Some may consider it a copout to put a compilation game on a top games list, but hey, it's my list and I'll put what I like on it!  Besides, I couldn't bring myself to pick one of the classic Mario games over the others - they're all too damn good.  Mario 1 is an undeniable genre-definer and probably the single most important game for console gaming as we know it, Lost Levels was one of those devious "hard mode" hacks before we even knew those were a thing, SMB2 was an enjoyable, if unconventional, sequel, and of course SMB3 took the gameplay style to perfection with its brilliant stage designs, inventive powerups and impeccable presentation.   Finally, Super Mario World, while it may lack the challenge and fine polish of its predecessors, also brought a touch of nonlinearity to the table, not to mention plenty of hidden secrets to find.  No matter which one you play, though, you're in for a really good time.

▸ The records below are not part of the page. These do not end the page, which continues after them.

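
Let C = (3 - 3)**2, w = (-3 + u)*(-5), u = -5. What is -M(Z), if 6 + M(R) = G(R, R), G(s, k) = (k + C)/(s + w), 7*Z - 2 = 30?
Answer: 230/39 ≈ 5.8974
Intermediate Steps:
w = 40 (w = (-3 - 5)*(-5) = -8*(-5) = 40)
Z = 32/7 (Z = 2/7 + (1/7)*30 = 2/7 + 30/7 = 32/7 ≈ 4.5714)
C = 0 (C = 0**2 = 0)
G(s, k) = k/(40 + s) (G(s, k) = (k + 0)/(s + 40) = k/(40 + s))
M(R) = -6 + R/(40 + R)
-M(Z) = -5*(-48 - 1*32/7)/(40 + 32/7) = -5*(-48 - 32/7)/312/7 = -5*7*(-368)/(312*7) = -1*(-230/39) = 230/39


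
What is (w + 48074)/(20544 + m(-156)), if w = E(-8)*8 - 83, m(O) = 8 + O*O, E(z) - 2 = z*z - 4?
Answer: 48487/44888 ≈ 1.0802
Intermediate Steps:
E(z) = -2 + z**2 (E(z) = 2 + (z*z - 4) = 2 + (z**2 - 4) = 2 + (-4 + z**2) = -2 + z**2)
m(O) = 8 + O**2
w = 413 (w = (-2 + (-8)**2)*8 - 83 = (-2 + 64)*8 - 83 = 62*8 - 83 = 496 - 83 = 413)
(w + 48074)/(20544 + m(-156)) = (413 + 48074)/(20544 + (8 + (-156)**2)) = 48487/(20544 + (8 + 24336)) = 48487/(20544 + 24344) = 48487/44888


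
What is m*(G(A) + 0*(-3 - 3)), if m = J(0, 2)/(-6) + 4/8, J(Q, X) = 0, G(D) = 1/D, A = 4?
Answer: 1/8 ≈ 0.12500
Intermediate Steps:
m = 1/2 (m = 0/(-6) + 4/8 = 0*(-1/6) + 4*(1/8) = 0 + 1/2 = 1/2 ≈ 0.50000)
m*(G(A) + 0*(-3 - 3)) = (1/4 + 0*(-3 - 3))/2 = (1/4 + 0*(-6))/2 = (1/4 + 0)/2 = (1/2)*(1/4) = 1/8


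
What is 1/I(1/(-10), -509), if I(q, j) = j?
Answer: -1/509 ≈ -0.0019646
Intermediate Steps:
1/I(1/(-10), -509) = 1/(-509) = -1/509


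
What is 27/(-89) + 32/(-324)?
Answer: -2899/7209 ≈ -0.40214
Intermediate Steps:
27/(-89) + 32/(-324) = 27*(-1/89) + 32*(-1/324) = -27/89 - 8/81 = -2899/7209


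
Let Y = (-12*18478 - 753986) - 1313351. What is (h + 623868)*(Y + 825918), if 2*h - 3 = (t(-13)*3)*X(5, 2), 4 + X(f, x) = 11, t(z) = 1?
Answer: -912833141400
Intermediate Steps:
X(f, x) = 7 (X(f, x) = -4 + 11 = 7)
h = 12 (h = 3/2 + ((1*3)*7)/2 = 3/2 + (3*7)/2 = 3/2 + (1/2)*21 = 3/2 + 21/2 = 12)
Y = -2289073 (Y = (-221736 - 753986) - 1313351 = -975722 - 1313351 = -2289073)
(h + 623868)*(Y + 825918) = (12 + 623868)*(-2289073 + 825918) = 623880*(-1463155) = -912833141400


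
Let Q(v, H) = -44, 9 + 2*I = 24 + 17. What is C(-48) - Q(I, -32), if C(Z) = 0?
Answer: 44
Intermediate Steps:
I = 16 (I = -9/2 + (24 + 17)/2 = -9/2 + (1/2)*41 = -9/2 + 41/2 = 16)
C(-48) - Q(I, -32) = 0 - 1*(-44) = 0 + 44 = 44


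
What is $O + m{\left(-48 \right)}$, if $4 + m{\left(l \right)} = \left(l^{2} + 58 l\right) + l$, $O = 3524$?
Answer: $2992$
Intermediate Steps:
$m{\left(l \right)} = -4 + l^{2} + 59 l$ ($m{\left(l \right)} = -4 + \left(\left(l^{2} + 58 l\right) + l\right) = -4 + \left(l^{2} + 59 l\right) = -4 + l^{2} + 59 l$)
$O + m{\left(-48 \right)} = 3524 + \left(-4 + \left(-48\right)^{2} + 59 \left(-48\right)\right) = 3524 - 532 = 2992$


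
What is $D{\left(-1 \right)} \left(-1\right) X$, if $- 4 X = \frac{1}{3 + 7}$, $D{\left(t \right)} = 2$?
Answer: $\frac{1}{20} \approx 0.05$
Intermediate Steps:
$X = - \frac{1}{40}$ ($X = - \frac{1}{4 \left(3 + 7\right)} = - \frac{1}{4 \cdot 10} = \left(- \frac{1}{4}\right) \frac{1}{10} = - \frac{1}{40} \approx -0.025$)
$D{\left(-1 \right)} \left(-1\right) X = 2 \left(-1\right) \left(- \frac{1}{40}\right) = \left(-2\right) \left(- \frac{1}{40}\right) = \frac{1}{20}$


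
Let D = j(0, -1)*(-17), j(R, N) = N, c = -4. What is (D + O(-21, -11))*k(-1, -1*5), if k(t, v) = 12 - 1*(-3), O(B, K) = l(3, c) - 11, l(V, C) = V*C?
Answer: -90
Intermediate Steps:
l(V, C) = C*V
O(B, K) = -23 (O(B, K) = -4*3 - 11 = -12 - 11 = -23)
k(t, v) = 15 (k(t, v) = 12 + 3 = 15)
D = 17 (D = -1*(-17) = 17)
(D + O(-21, -11))*k(-1, -1*5) = (17 - 23)*15 = -6*15 = -90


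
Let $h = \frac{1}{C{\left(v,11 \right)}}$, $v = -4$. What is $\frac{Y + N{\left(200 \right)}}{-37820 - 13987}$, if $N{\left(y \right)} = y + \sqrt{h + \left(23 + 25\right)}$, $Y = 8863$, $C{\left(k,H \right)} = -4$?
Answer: $- \frac{3021}{17269} - \frac{\sqrt{191}}{103614} \approx -0.17507$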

3. Super Mario World 2: Yoshi's Island (Nintendo, 1996)

Mario's games are undeniable classics, but to me, the undisputed king of action-platformer gameplay has to be the first in the Yoshi spinoff series, Yoshi's Island.  An extremely stylish, colorful and fluidly-animated game to be sure (thanks to the Super FX2 chip), but more than that, the game is a bastion of absolutely impeccable design.  The stages are layered with hidden secrets and the mechanics lend themselves to all sorts of creative puzzles - ricocheting eggs to hit targets, transforming into vehicles, and hordes of creative enemies and bosses.  The only real tragedy of it is that all of the Yoshi-centered sequels insisted on giving the franchise a much more infantile atmosphere and that all of them ranged from mediocre to awful in comparison.  Just because it's designed with a young audience in mind doesn't mean that you can't also make it enjoyable for an older crowd, guys!

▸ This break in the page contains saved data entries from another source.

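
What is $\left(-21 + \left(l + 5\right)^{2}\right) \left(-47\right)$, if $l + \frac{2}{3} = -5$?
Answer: $\frac{8695}{9} \approx 966.11$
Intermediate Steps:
$l = - \frac{17}{3}$ ($l = - \frac{2}{3} - 5 = - \frac{17}{3} \approx -5.6667$)
$\left(-21 + \left(l + 5\right)^{2}\right) \left(-47\right) = \left(-21 + \left(- \frac{17}{3} + 5\right)^{2}\right) \left(-47\right) = \left(-21 + \left(- \frac{2}{3}\right)^{2}\right) \left(-47\right) = \left(-21 + \frac{4}{9}\right) \left(-47\right) = \left(- \frac{185}{9}\right) \left(-47\right) = \frac{8695}{9}$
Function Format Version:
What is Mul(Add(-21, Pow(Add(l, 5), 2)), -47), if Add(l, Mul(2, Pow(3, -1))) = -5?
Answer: Rational(8695, 9) ≈ 966.11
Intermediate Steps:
l = Rational(-17, 3) (l = Add(Rational(-2, 3), -5) = Rational(-17, 3) ≈ -5.6667)
Mul(Add(-21, Pow(Add(l, 5), 2)), -47) = Mul(Add(-21, Pow(Add(Rational(-17, 3), 5), 2)), -47) = Mul(Add(-21, Pow(Rational(-2, 3), 2)), -47) = Mul(Add(-21, Rational(4, 9)), -47) = Mul(Rational(-185, 9), -47) = Rational(8695, 9)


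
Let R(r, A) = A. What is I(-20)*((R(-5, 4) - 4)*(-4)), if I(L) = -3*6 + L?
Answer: 0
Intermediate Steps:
I(L) = -18 + L
I(-20)*((R(-5, 4) - 4)*(-4)) = (-18 - 20)*((4 - 4)*(-4)) = -0*(-4) = -38*0 = 0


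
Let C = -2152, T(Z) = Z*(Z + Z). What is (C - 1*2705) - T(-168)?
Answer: -61305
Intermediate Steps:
T(Z) = 2*Z² (T(Z) = Z*(2*Z) = 2*Z²)
(C - 1*2705) - T(-168) = (-2152 - 1*2705) - 2*(-168)² = (-2152 - 2705) - 2*28224 = -4857 - 1*56448 = -4857 - 56448 = -61305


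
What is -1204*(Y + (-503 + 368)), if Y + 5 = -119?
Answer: 311836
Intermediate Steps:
Y = -124 (Y = -5 - 119 = -124)
-1204*(Y + (-503 + 368)) = -1204*(-124 + (-503 + 368)) = -1204*(-124 - 135) = -1204*(-259) = 311836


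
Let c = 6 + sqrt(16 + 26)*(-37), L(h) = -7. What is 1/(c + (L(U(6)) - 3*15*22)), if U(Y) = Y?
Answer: -991/924583 + 37*sqrt(42)/924583 ≈ -0.00081249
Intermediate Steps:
c = 6 - 37*sqrt(42) (c = 6 + sqrt(42)*(-37) = 6 - 37*sqrt(42) ≈ -233.79)
1/(c + (L(U(6)) - 3*15*22)) = 1/((6 - 37*sqrt(42)) + (-7 - 3*15*22)) = 1/((6 - 37*sqrt(42)) + (-7 - 45*22)) = 1/((6 - 37*sqrt(42)) + (-7 - 990)) = 1/((6 - 37*sqrt(42)) - 997) = 1/(-991 - 37*sqrt(42))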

2. Suikoden II (Konami, 1999)

Another game I always felt was vastly overlooked, but I can't really blame people too much for that as it was released with little fanfare amidst Final Fantasy's runaway success in the late 90s, and, seeing its slow sales, Konami refused to print any more copies.  It put up as a digital download on the PSN many years later, but by then Konami was going out of their way to burn bridges with frivolous copyright claims and the cancellation of many prominent franchises, leading to many long-time fans turning their backs on the company for good.  It's all a pity, really, as Suikoden II is a fantastic war epic with an enormous cast and gameplay that combines elements of turn-based war strategy games and traditional JRPGs, not to mention some surprisingly good characterizations and emotional writing throughout.  Definitive proof that a large cast can be used in a JRPG's favor, and that storytelling in them can easily be on par with a good book or TV series.

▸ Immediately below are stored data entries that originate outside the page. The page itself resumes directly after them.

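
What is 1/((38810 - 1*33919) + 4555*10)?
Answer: 1/50441 ≈ 1.9825e-5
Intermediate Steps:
1/((38810 - 1*33919) + 4555*10) = 1/((38810 - 33919) + 45550) = 1/(4891 + 45550) = 1/50441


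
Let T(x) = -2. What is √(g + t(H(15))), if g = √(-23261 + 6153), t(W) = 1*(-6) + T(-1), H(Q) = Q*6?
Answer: √(-8 + 2*I*√4277) ≈ 7.8435 + 8.3379*I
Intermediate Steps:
H(Q) = 6*Q
t(W) = -8 (t(W) = 1*(-6) - 2 = -6 - 2 = -8)
g = 2*I*√4277 (g = √(-17108) = 2*I*√4277 ≈ 130.8*I)
√(g + t(H(15))) = √(2*I*√4277 - 8) = √(-8 + 2*I*√4277)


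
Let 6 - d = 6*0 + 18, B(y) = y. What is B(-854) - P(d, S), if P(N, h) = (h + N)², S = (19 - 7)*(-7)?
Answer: -10070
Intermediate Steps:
S = -84 (S = 12*(-7) = -84)
d = -12 (d = 6 - (6*0 + 18) = 6 - (0 + 18) = 6 - 1*18 = 6 - 18 = -12)
P(N, h) = (N + h)²
B(-854) - P(d, S) = -854 - (-12 - 84)² = -854 - 1*(-96)² = -854 - 1*9216 = -854 - 9216 = -10070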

1. EarthBound (Nintendo, 1995)

One of the games that got me into RPGs, and despite playing hundreds of them since, I always come back to Earthbound as my choice for the finest game in the genre, as well as my personal choice for the greatest game ever made.  That mainly comes down to one big factor, namely that this is a work of passion rather than rote repetition, seemingly going out of its way to break every trend the genre had established to that point.  Rather than being set in a medieval fantasy world or a dark future, Earthbound is set in modern day and features relatively mundane, ordinary "weapons" like yo-yos, frying pans and baseball bats.  Its enemies are equally strange, with runaway dogs, possessed fire hydrants and Manly Fish to name a few.  It soundtrack is among the best ever composed for the medium, with each and every locale accompanied by a distinct and memorable tune; I can listen to any track from this OST and the memories of my adventures instantly flood back.  But most of all, I love the game for its humor and sincerity, taking the visual style and quirky, unique charm of a good comic strip and expanding it into a world-spanning adventure, which lends itself to a lot of novel sights, clever jokes and surprisingly heart-felt moments.  This was a game meant to introduce a little more happiness into the world, and it shows throughout.  And it's for that reason that I can say, without hesitation, that I have yet to play another game that even comes close to it in terms of establishing an emotional connection to the player.  Simply genius.